Ian Noble

Personal information
- Full name: Ian Ernest Noble
- Born: 6 April 1972 (age 53) Bulawayo, Rhodesia
- Height: 183 cm (6 ft 0 in)
- Weight: 92 kg (14 st 7 lb)

Playing information

Rugby union
- Position: Centre
Club
| Years | Team | Pld | T | G | FG | P |
|  | Mpumalanga |  |  |  |  |  |
|  | Stirling County |  |  |  |  |  |
|  | Glasgow Hawks |  |  |  |  |  |
|  | Total | 0 | 0 | 0 | 0 | 0 |
Representative
| Years | Team | Pld | T | G | FG | P |
| 1993–96 | Zimbabwe | 7 | 3 | 20 | 0 | 66 |

Rugby league
- Position: Wing
Representative
| Years | Team | Pld | T | G | FG | P |
| 2000 | South Africa | 2 | 0 | 0 | 0 | 0 |

Coaching information
Club
| Years | Team | Gms | W | D | L | W% |
|  | Haddington |  |  |  |  |  |
| 2010– | Irvine RFC |  |  |  |  |  |
|  | Total | 0 | 0 | 0 | 0 |  |
- Source: As of 9 November 2025

= Ian Noble =

Zimbabwean rugby footballer & coach

Ian Noble (born 6 April 1972) is a Zimbabwean former rugby union and rugby league footballer who played in the 1990s and 2000s, and has coached rugby union in the 2010s.

==Background==
Ian Noble was born in Bulawayo, Rhodesia

Noble represented Zimbabwe at the 1991 Rugby Union World Cup and South Africa in the 2000 Rugby League World Cup. As of 2010, he is the head coach of Irvine RFC.

==Playing career==
Noble originally played rugby union for Zimbabwe. Attending the 1991 Rugby World Cup and playing 7 matches between 1993 and 1996, scoring 66 points.

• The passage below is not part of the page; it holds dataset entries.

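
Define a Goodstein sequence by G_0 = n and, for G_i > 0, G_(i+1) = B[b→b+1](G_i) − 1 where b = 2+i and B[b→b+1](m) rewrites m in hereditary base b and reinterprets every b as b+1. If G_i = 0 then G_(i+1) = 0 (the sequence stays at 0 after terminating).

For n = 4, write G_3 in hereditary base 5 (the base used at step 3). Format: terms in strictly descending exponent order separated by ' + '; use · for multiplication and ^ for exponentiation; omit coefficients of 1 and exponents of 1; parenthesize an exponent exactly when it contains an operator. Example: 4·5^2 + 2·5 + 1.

2·5^2 + 2·5

G_0 = 4. HB_2(4) = 2^2. Bump = 27. G_1 = 26.
G_1 = 26. HB_3(26) = 2·3^2 + 2·3 + 2. Bump = 42. G_2 = 41.
G_2 = 41. HB_4(41) = 2·4^2 + 2·4 + 1. Bump = 61. G_3 = 60.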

When he was in South Africa playing for Mpumalanga, Noble changed codes and played rugby league for South Africa in the 2000 Rugby League World Cup.

Noble then moved to Britain and played for several clubs, including the Glasgow Hawks.

He later became a coach. In 2010, he was appointed head coach of Irvine RFC.